The federal government apparently believes that there is a need to ensure that the insurance industry -- which has billions of dollars in reserves -- would not go bankrupt in the event of another terrorist attack. Surely it should understand the need to ensure that American hospitals operating on razor-thin margins would not go bankrupt in the event of a pandemic.
Gonzaga University School of Law
Filling the pharmacy gap
Finally the healthcare system is giving attention to pharmacy administration and pharmacy executive training and education. The commentary by Gary Filerman and Kathryn Komaridis brought back many memories ("A gap in the pharmacy," July 24, p. 24).
In addition to all the challenges faced by the director of pharmacy in most institutions, clearly there is a structural inadequacy that many CEOs have failed to recognize. In most organizations, the pharmacy director reports to a vice president, often of support services. That individual typically oversees laboratory and radiology, and, in many organizations, interventional cardiology and other physician-led parts of the organization.
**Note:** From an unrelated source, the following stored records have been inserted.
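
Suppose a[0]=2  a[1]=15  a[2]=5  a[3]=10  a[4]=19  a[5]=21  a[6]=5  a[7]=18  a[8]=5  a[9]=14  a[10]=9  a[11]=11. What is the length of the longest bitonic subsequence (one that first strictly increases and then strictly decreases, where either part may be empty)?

inc[i] = longest strictly increasing subsequence ending at i; dec[i] = longest strictly decreasing subsequence starting at i:
i:      0  1  2  3  4  5  6  7  8  9 10 11
a[i]:   2 15  5 10 19 21  5 18  5 14  9 11
inc:    1  2  2  3  4  5  2  4  2  4  3  4
dec:    1  3  1  2  4  4  1  3  1  2  1  1
Best peak at i=5 (value 21): inc=5, dec=4, length 5+4−1 = 8.

8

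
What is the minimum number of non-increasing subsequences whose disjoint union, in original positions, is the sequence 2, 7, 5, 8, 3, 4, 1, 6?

Place each on the leftmost legal pile:
2 → new pile 1 (tops now [2])
7 → new pile 2 (tops now [2, 7])
5 → pile 2 (tops now [2, 5])
8 → new pile 3 (tops now [2, 5, 8])
3 → pile 2 (tops now [2, 3, 8])
4 → pile 3 (tops now [2, 3, 4])
1 → pile 1 (tops now [1, 3, 4])
6 → new pile 4 (tops now [1, 3, 4, 6])
Four piles.

4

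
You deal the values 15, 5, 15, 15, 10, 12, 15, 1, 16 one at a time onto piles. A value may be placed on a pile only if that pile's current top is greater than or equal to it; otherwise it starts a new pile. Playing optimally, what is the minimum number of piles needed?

Place each on the leftmost legal pile:
15 → new pile 1 (tops now [15])
5 → pile 1 (tops now [5])
15 → new pile 2 (tops now [5, 15])
15 → pile 2 (tops now [5, 15])
10 → pile 2 (tops now [5, 10])
12 → new pile 3 (tops now [5, 10, 12])
15 → new pile 4 (tops now [5, 10, 12, 15])
1 → pile 1 (tops now [1, 10, 12, 15])
16 → new pile 5 (tops now [1, 10, 12, 15, 16])
Five piles.

5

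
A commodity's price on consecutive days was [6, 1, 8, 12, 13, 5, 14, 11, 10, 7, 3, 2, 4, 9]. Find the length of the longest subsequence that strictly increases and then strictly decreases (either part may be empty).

inc[i] = longest strictly increasing subsequence ending at i; dec[i] = longest strictly decreasing subsequence starting at i:
i:      1  2  3  4  5  6  7  8  9 10 11 12 13 14
a[i]:   6  1  8 12 13  5 14 11 10  7  3  2  4  9
inc:    1  1  2  3  4  2  5  3  3  3  2  2  3  4
dec:    4  1  4  6  6  3  6  5  4  3  2  1  1  1
Best peak at i=7 (value 14): inc=5, dec=6, length 5+6−1 = 10.

10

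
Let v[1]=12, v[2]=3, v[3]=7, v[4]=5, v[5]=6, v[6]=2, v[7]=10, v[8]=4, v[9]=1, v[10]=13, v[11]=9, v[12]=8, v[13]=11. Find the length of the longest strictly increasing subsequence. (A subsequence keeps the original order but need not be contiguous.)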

Competing for resources with high-powered physician-led departments frequently leaves the pharmacy director in a tenuous position.
CEOs should consider whether to invest in executive education for high-quality pharmacy directors and future pharmacy leaders; restructure the administrative team to accommodate a vice president of pharmacy services; and, most importantly, draw on the expertise and insights of one of the most highly trained and underutilized resources in healthcare, the pharmacy director and his or her staff.
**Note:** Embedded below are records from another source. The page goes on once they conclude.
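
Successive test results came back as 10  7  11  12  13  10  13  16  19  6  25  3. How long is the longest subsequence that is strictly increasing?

7

Track the smallest tail for each achievable length (strict):
10 → extends → [10]
7 → replaces 10 → [7]
11 → extends → [7, 11]
12 → extends → [7, 11, 12]
13 → extends → [7, 11, 12, 13]
10 → replaces 11 → [7, 10, 12, 13]
13 → already a tail → [7, 10, 12, 13]
16 → extends → [7, 10, 12, 13, 16]
19 → extends → [7, 10, 12, 13, 16, 19]
6 → replaces 7 → [6, 10, 12, 13, 16, 19]
25 → extends → [6, 10, 12, 13, 16, 19, 25]
3 → replaces 6 → [3, 10, 12, 13, 16, 19, 25]
Seven tails, so the longest strictly increasing subsequence has length 7 (e.g. 10, 11, 12, 13, 16, 19, 25).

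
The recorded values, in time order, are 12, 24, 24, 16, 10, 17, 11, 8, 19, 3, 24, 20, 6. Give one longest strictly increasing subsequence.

12, 16, 17, 19, 24

Patience tails give the LIS length; then backtrack through the dp parents:
12 → extends → [12]
24 → extends → [12, 24]
24 → already a tail → [12, 24]
16 → replaces 24 → [12, 16]
10 → replaces 12 → [10, 16]
17 → extends → [10, 16, 17]
11 → replaces 16 → [10, 11, 17]
8 → replaces 10 → [8, 11, 17]
19 → extends → [8, 11, 17, 19]
3 → replaces 8 → [3, 11, 17, 19]
24 → extends → [3, 11, 17, 19, 24]
20 → replaces 24 → [3, 11, 17, 19, 20]
6 → replaces 11 → [3, 6, 17, 19, 20]
Length 5; one witness is 12, 16, 17, 19, 24.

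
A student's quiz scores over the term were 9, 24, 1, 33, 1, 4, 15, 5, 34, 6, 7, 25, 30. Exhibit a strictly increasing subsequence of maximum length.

Patience tails give the LIS length; then backtrack through the dp parents:
9 → extends → [9]
24 → extends → [9, 24]
1 → replaces 9 → [1, 24]
33 → extends → [1, 24, 33]
1 → already a tail → [1, 24, 33]
4 → replaces 24 → [1, 4, 33]
15 → replaces 33 → [1, 4, 15]
5 → replaces 15 → [1, 4, 5]
34 → extends → [1, 4, 5, 34]
6 → replaces 34 → [1, 4, 5, 6]
7 → extends → [1, 4, 5, 6, 7]
25 → extends → [1, 4, 5, 6, 7, 25]
30 → extends → [1, 4, 5, 6, 7, 25, 30]
Length 7; one witness is 1, 4, 5, 6, 7, 25, 30.

1, 4, 5, 6, 7, 25, 30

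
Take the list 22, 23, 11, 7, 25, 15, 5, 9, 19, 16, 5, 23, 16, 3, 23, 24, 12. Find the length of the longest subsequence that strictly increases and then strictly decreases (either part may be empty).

7

inc[i] = longest strictly increasing subsequence ending at i; dec[i] = longest strictly decreasing subsequence starting at i:
i:      1  2  3  4  5  6  7  8  9 10 11 12 13 14 15 16 17
a[i]:  22 23 11  7 25 15  5  9 19 16  5 23 16  3 23 24 12
inc:    1  2  1  1  3  2  1  2  3  3  1  4  3  1  4  5  3
dec:    5  5  4  3  5  4  2  3  4  3  2  3  2  1  2  2  1
Best peak at i=5 (value 25): inc=3, dec=5, length 3+5−1 = 7.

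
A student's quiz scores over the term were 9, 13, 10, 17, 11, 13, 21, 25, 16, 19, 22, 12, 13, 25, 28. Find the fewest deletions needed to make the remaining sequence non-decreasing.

Fewest deletions = n − (longest non-decreasing subsequence).
i:      1  2  3  4  5  6  7  8  9 10 11 12 13 14 15
a[i]:   9 13 10 17 11 13 21 25 16 19 22 12 13 25 28
dp:     1  2  2  3  3  4  5  6  5  6  7  4  5  8  9
max dp = 9, so deletions = 15 − 9 = 6.

6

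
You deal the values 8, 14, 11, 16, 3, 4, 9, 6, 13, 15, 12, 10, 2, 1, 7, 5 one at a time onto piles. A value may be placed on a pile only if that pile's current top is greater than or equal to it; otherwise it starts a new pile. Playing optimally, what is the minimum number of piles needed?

5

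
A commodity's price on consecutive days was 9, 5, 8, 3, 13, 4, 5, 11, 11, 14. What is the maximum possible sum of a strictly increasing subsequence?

40

Let S[i] be the best sum of a strictly increasing subsequence ending at i:
i:      1  2  3  4  5  6  7  8  9 10
a[i]:   9  5  8  3 13  4  5 11 11 14
S:      9  5 13  3 26  7 12 24 24 40
Maximum is 40 (e.g. 5 + 8 + 13 + 14).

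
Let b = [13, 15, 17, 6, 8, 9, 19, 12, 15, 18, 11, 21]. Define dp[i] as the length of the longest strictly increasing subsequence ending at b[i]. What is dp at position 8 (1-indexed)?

dp[i] = 1 + max{dp[j] : j<i, b[j]<b[i]} (or 1 if no such j):
i:      1  2  3  4  5  6  7  8  9 10 11 12
b[i]:  13 15 17  6  8  9 19 12 15 18 11 21
dp:     1  2  3  1  2  3  4  4  5  6  4  7
At index 8 the value is 4.

4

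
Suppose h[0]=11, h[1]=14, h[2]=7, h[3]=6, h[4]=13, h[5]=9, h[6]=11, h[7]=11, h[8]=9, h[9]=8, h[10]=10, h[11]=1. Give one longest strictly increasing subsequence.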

The complexity of the health system, in addition to new and innovative therapeutic modalities, will require deeper and broader involvement by highly trained pharmacy executives in the future.
Director of pharmacy
Physicians Plus Insurance Corp.
The CHA's shell game
Sister Carol Keehan eloquently states the position that Medicaid "shortfalls" and "research" should be part of the charity-care mix, but I disagree ("Charitable formula," June 26, p. 18).
Medicaid is a payer just like any other; the difference between charges and reimbursement should be a deduction from revenue; it's a cost of doing business. Considering it any differently is playing a shell game with the community-benefit formula.
It would also facilitate the argument from for-profit hospitals that their real tax burden is their actual taxes paid plus their Medicaid "shortfall." Is this a can of worms that we want to open?
Additionally, research cannot be considered since most for-profit hospitals cannot conduct government research or accept foundation grants without having a fiduciary organization.
Keehan makes the inference that research is a burden when in reality overheads are attached to compensate for the use of facilities and support staff.
I think a reassessment and return to the drawing board is in order for the Catholic Health Association.
Intensive-care unit nurse
St. Mary's Health Center
In your hospital systems survey, the listing of "10 Largest Non-Catholic Religious Healthcare Systems" included Omaha, Neb.-based Alegent Health ("In good health, at least for now," June 12, p. 24).
Alegent is a joint operating agreement between Catholic Health Initiatives and Immanuel Health System, which is affiliated with the Nebraska Synod of the Evangelical Lutheran Church in America.
I recognize that Alegent thus can't be considered a Catholic health system, but I also believe that it shouldn't be included among non-Catholic religious systems.